ATTENTION AUX FRAUDEURS...
Les CAF ont détecté quelque 9 000 cas de fraudes l'an dernier (+ 42 %), pour environ 80 millions d'euros (+37 %), ces chiffres n'étant pas encore définitifs. Pôle emploi n'a détecté que 11 millions d'euros de fraudes en 2008.Le ministre a rappelé la progression depuis un an des outils juridiques, informatiques ou techniques de lutte. Et la mise en place de sanctions plus fortes et dissuasives : redressements forfaitaires en matière de travail illégal, « pénalités planchers » pour les fraudeurs à l'assurance maladie - le décret d'application sera publié dans les prochaines semaines -,
expérimentation de la suppression des allocations logements pendant 1 an en cas de fraude avérée.Depuis un an, ont été autorisées dix opérations de croisements de fichiers nouveaux, utiles pour la lutte contre la fraude. Ainsi, à titre d'exemple, le ministre a cité le cas des CAF qui reçoivent depuis fin 2008 les déclarations fiscales de revenu de tous les allocataires. La comparaison de ces informations avec les déclarations trimestrielles de ressources que les bénéficiaires du RMI doivent réaliser a conduit à détecter que, pour plus de 20 000 d'entre eux, le revenu fiscal dépassait largement celui déclaré pour bénéficier des avantages liés aux minima sociaux.
Quatre croisements de fichiers supplémentaires sont déjà mis en chantier de manière prioritaire, et s'étaleront jusqu'à la fin de l'année 2009. Il s'agira notamment de mieux contrôler la condition de résidence en France qui s'attache aux prestations sociales comme les allocations familiales, le minimum vieillesse, le RMI, la CMU. Le fisc va fournir aux organismes de sécurité sociale la liste des personnes qui ont déclaré ne plus avoir leur domicile en France, afin d'éviter qu'elles perçoivent des prestations auxquelles elles n'ont plus droit. D'ici à la fin de l'année sera opérationnel le "registre commun" des organismes sociaux. Enfin, le pilotage et la coordination dans la lutte contre les fraudes ont été renforcés avec la DNLF et les comités locaux de lutte contre les fraudes, souligne le ministre. Les 91 comités locaux se réunissent régulièrement depuis le 8 octobre dernier, date du début de leur installation.

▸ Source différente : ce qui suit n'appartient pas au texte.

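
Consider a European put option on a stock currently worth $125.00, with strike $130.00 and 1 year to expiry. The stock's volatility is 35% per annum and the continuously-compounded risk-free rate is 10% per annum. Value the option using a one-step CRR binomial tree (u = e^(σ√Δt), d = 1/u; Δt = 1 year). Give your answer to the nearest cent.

$16.66

CRR parameters: u = e^(σ√Δt) = e^(0.35·√1) = 1.4191, d = 1/u = 0.7047
Per-period rate: rΔt = 0.1·1 = 0.1, so R = e^0.1 = 1.1052
Risk-neutral probability p = (e^0.1 − 0.7047)/(1.4191 − 0.7047) = 0.4005/0.7144 = 0.5606
Terminal stock prices: S_u = 177.4, S_d = 88.09
Terminal payoffs (K − S): max(-47.38, 0) = 0, max(41.91, 0) = 41.91
Node 0 (S = 125): V_0 = e^(−0.1)·[0.5606·0.0000 + 0.4394·41.9140] = 16.6643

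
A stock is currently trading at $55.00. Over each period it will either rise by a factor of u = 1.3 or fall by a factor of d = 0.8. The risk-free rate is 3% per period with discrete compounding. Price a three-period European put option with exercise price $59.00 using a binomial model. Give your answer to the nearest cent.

Risk-neutral probability p = (1 + 0.03 − 0.8)/(1.3 − 0.8) = 0.2300/0.5000 = 0.4600
Terminal stock prices: S_uuu = 120.8, S_uud = 74.36, S_udd = 45.76, S_ddd = 28.16
Terminal payoffs (K − S): max(-61.84, 0) = 0, max(-15.36, 0) = 0, max(13.24, 0) = 13.24, max(30.84, 0) = 30.84
Node uu (S = 92.95): V_uu = 1/1.03·[0.4600·0.0000 + 0.5400·0.0000] = 0.0000
Node ud (S = 57.2): V_ud = 1/1.03·[0.4600·0.0000 + 0.5400·13.2400] = 6.9414
Node dd (S = 35.2): V_dd = 1/1.03·[0.4600·13.2400 + 0.5400·30.8400] = 22.0816
Node u (S = 71.5): V_u = 1/1.03·[0.4600·0.0000 + 0.5400·6.9414] = 3.6392
Node d (S = 44): V_d = 1/1.03·[0.4600·6.9414 + 0.5400·22.0816] = 14.6768
Node 0 (S = 55): V_0 = 1/1.03·[0.4600·3.6392 + 0.5400·14.6768] = 9.3199

$9.32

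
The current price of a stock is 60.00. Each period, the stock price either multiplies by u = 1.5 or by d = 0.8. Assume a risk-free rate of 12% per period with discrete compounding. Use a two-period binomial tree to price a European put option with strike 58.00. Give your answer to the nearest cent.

4.60

Risk-neutral probability p = (1 + 0.12 − 0.8)/(1.5 − 0.8) = 0.3200/0.7000 = 0.4571
Terminal stock prices: S_uu = 135, S_ud = 72, S_dd = 38.4
Terminal payoffs (K − S): max(-77, 0) = 0, max(-14, 0) = 0, max(19.6, 0) = 19.6
Node u (S = 90): V_u = 1/1.12·[0.4571·0.0000 + 0.5429·0.0000] = 0.0000
Node d (S = 48): V_d = 1/1.12·[0.4571·0.0000 + 0.5429·19.6000] = 9.5000
Node 0 (S = 60): V_0 = 1/1.12·[0.4571·0.0000 + 0.5429·9.5000] = 4.6046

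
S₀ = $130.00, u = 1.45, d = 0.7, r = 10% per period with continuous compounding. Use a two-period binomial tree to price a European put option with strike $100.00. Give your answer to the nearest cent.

Risk-neutral probability p = (e^0.1 − 0.7)/(1.45 − 0.7) = 0.4052/0.7500 = 0.5402
Terminal stock prices: S_uu = 273.3, S_ud = 131.9, S_dd = 63.7
Terminal payoffs (K − S): max(-173.3, 0) = 0, max(-31.95, 0) = 0, max(36.3, 0) = 36.3
Node u (S = 188.5): V_u = e^(−0.1)·[0.5402·0.0000 + 0.4598·0.0000] = 0.0000
Node d (S = 91): V_d = e^(−0.1)·[0.5402·0.0000 + 0.4598·36.3000] = 15.1015
Node 0 (S = 130): V_0 = e^(−0.1)·[0.5402·0.0000 + 0.4598·15.1015] = 6.2825

$6.28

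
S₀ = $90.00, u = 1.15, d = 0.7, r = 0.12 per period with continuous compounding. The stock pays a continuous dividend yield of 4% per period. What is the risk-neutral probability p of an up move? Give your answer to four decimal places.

p = 0.8517

Per-period risk-free factor R = e^0.12 = 1.1275; dividend-adjusted growth = e^(0.12−0.04) = 1.0833.
Risk-neutral probability p = (1.0833 − 0.7)/(1.15 − 0.7) = 0.3833/0.4500 = 0.8517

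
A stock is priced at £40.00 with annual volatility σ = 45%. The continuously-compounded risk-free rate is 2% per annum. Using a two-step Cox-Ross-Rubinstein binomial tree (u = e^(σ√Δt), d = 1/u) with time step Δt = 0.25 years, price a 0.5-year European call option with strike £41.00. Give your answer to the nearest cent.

£4.46

CRR parameters: u = e^(σ√Δt) = e^(0.45·√0.25) = 1.2523, d = 1/u = 0.7985
Per-period rate: rΔt = 0.02·0.25 = 0.005, so R = e^0.005 = 1.0050
Risk-neutral probability p = (e^0.005 − 0.7985)/(1.2523 − 0.7985) = 0.2065/0.4538 = 0.4550
Terminal stock prices: S_uu = 62.73, S_ud = 40, S_dd = 25.51
Terminal payoffs (S − K): max(21.73, 0) = 21.73, max(-1, 0) = 0, max(-15.49, 0) = 0
Node u (S = 50.09): V_u = e^(−0.005)·[0.4550·21.7325 + 0.5450·0.0000] = 9.8396
Node d (S = 31.94): V_d = e^(−0.005)·[0.4550·0.0000 + 0.5450·0.0000] = 0.0000
Node 0 (S = 40): V_0 = e^(−0.005)·[0.4550·9.8396 + 0.5450·0.0000] = 4.4550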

Le dispositif opérationnel sur tout le territoire démontre déjà son efficacité. Une évaluation du dispositif est en cours et permettra de définir, fin 2009, l'architecture locale la plus efficace. Ce seront les remontées du terrain, via ces comités, qui permettront, dans le cadre du nouveau Comité national de lutte contre la fraude, de définir des axes de travail communs pour améliorer l'efficacité de la lutte contre les fraudes.
En réunissant les contrôleurs à Bercy, Eric Woerth leur a fixé trois objectifs : développer encore le travail en commun, en veillant notamment à l'exploitation des signalements transmis, poursuivre leurs efforts pour améliorer la détection des fraudes avec un meilleur ciblage, améliorer le recouvrement suite à contrôle. Bercy espère obtenir la levée du secret professionnel qui crée parfois des barrières, notamment entre agents de l'Etat et de la Sécu.